In Northern Ireland, health chiefs said the province's
hospitals were under intense pressure, and two health trusts had to draft in
off-duty staff to alleviate pressure due the spike in cases.
"The next few weeks are going to be the worst weeks of
this pandemic in terms of numbers into the NHS," England's chief medical
officer Chris Whitty told BBC television on Monday.
"What we need to do, before the vaccines have had their
effect... is we need to really double down" on observing lockdown
measures, he added.
Britain on Saturday said it had recorded over three million
coronavirus cases since the pandemic began last year.
On Friday, it reported a record 1,325 deaths over a 24-hour
period of people who tested positive for the virus, with fears that the
fatalities could remain consistently high for weeks.
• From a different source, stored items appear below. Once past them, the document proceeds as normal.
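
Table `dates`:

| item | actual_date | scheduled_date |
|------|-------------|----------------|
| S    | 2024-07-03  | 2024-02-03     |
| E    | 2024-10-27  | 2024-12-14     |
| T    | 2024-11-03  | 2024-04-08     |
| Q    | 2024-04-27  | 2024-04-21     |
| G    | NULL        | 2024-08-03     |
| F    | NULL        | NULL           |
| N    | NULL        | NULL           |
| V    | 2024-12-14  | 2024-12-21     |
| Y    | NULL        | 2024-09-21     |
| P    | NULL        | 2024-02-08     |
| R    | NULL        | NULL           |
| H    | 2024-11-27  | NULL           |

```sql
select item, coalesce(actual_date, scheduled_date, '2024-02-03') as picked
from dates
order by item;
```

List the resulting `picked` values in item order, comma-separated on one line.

item=E: actual_date=2024-10-27 → 2024-10-27
item=F: actual_date=NULL, scheduled_date=NULL, → literal 2024-02-03 → 2024-02-03
item=G: actual_date=NULL, scheduled_date=2024-08-03 → 2024-08-03
item=H: actual_date=2024-11-27 → 2024-11-27
item=N: actual_date=NULL, scheduled_date=NULL, → literal 2024-02-03 → 2024-02-03
item=P: actual_date=NULL, scheduled_date=2024-02-08 → 2024-02-08
item=Q: actual_date=2024-04-27 → 2024-04-27
item=R: actual_date=NULL, scheduled_date=NULL, → literal 2024-02-03 → 2024-02-03
item=S: actual_date=2024-07-03 → 2024-07-03
item=T: actual_date=2024-11-03 → 2024-11-03
item=V: actual_date=2024-12-14 → 2024-12-14
item=Y: actual_date=NULL, scheduled_date=2024-09-21 → 2024-09-21

2024-10-27, 2024-02-03, 2024-08-03, 2024-11-27, 2024-02-03, 2024-02-08, 2024-04-27, 2024-02-03, 2024-07-03, 2024-11-03, 2024-12-14, 2024-09-21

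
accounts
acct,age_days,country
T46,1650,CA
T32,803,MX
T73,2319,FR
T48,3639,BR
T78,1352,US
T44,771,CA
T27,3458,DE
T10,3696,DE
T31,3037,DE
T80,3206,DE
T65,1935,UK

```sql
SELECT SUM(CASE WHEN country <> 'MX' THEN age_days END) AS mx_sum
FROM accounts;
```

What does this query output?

acct=T46: ✓ → 1650
acct=T32: ✗
acct=T73: ✓ → 2319
acct=T48: ✓ → 3639
acct=T78: ✓ → 1352
acct=T44: ✓ → 771
acct=T27: ✓ → 3458
acct=T10: ✓ → 3696
acct=T31: ✓ → 3037
acct=T80: ✓ → 3206
acct=T65: ✓ → 1935
mx_sum = 1650 + 2319 + 3639 + 1352 + 771 + 3458 + 3696 + 3037 + 3206 + 1935 = 25063

25063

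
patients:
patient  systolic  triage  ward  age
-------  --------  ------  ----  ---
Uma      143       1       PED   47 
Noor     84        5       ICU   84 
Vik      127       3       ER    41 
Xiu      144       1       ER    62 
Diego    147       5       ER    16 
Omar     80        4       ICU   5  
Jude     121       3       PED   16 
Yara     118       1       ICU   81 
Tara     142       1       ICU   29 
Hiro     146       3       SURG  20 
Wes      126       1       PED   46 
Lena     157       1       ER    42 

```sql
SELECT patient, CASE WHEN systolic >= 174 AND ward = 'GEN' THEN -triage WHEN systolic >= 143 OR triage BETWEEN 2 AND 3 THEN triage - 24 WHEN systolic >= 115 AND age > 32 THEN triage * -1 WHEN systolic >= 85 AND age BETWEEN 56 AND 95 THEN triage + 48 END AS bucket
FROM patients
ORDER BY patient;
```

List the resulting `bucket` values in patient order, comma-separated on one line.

-19, -21, -21, -23, NULL, NULL, NULL, -23, -21, -1, -23, -1

patient=Diego: systolic >= 143 OR triage BETWEEN 2 AND 3 → -19
patient=Hiro: systolic >= 143 OR triage BETWEEN 2 AND 3 → -21
patient=Jude: systolic >= 143 OR triage BETWEEN 2 AND 3 → -21
patient=Lena: systolic >= 143 OR triage BETWEEN 2 AND 3 → -23
patient=Noor: (no match → NULL) → NULL
patient=Omar: (no match → NULL) → NULL
patient=Tara: (no match → NULL) → NULL
patient=Uma: systolic >= 143 OR triage BETWEEN 2 AND 3 → -23
patient=Vik: systolic >= 143 OR triage BETWEEN 2 AND 3 → -21
patient=Wes: systolic >= 115 AND age > 32 → -1
patient=Xiu: systolic >= 143 OR triage BETWEEN 2 AND 3 → -23
patient=Yara: systolic >= 115 AND age > 32 → -1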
The full death toll now stands at more than 80,000, the
highest in Europe.
At Leatherhead, near Epsom, bodies were being stored in a
temporary 1,400-capacity mortuary because there was no space at local hospitals.
The local council said 170 bodies, more than half of which
had been COVID fatalities, were being held at the makeshift facility, but the
county would be in "real difficulty" if numbers rose further.
Zahawi urged the public to follow the lockdown rules, which
include school closures, that some have criticised for not being strict enough.
"In supermarkets, we need to make sure people actually
wear masks and follow the one-way system rule," he told Sky News.
"We don't want to go any tougher because this is a
pretty tough lockdown, but what we need is people to behave as if they've got
the virus so we can bring this virus under control whilst we vaccinate."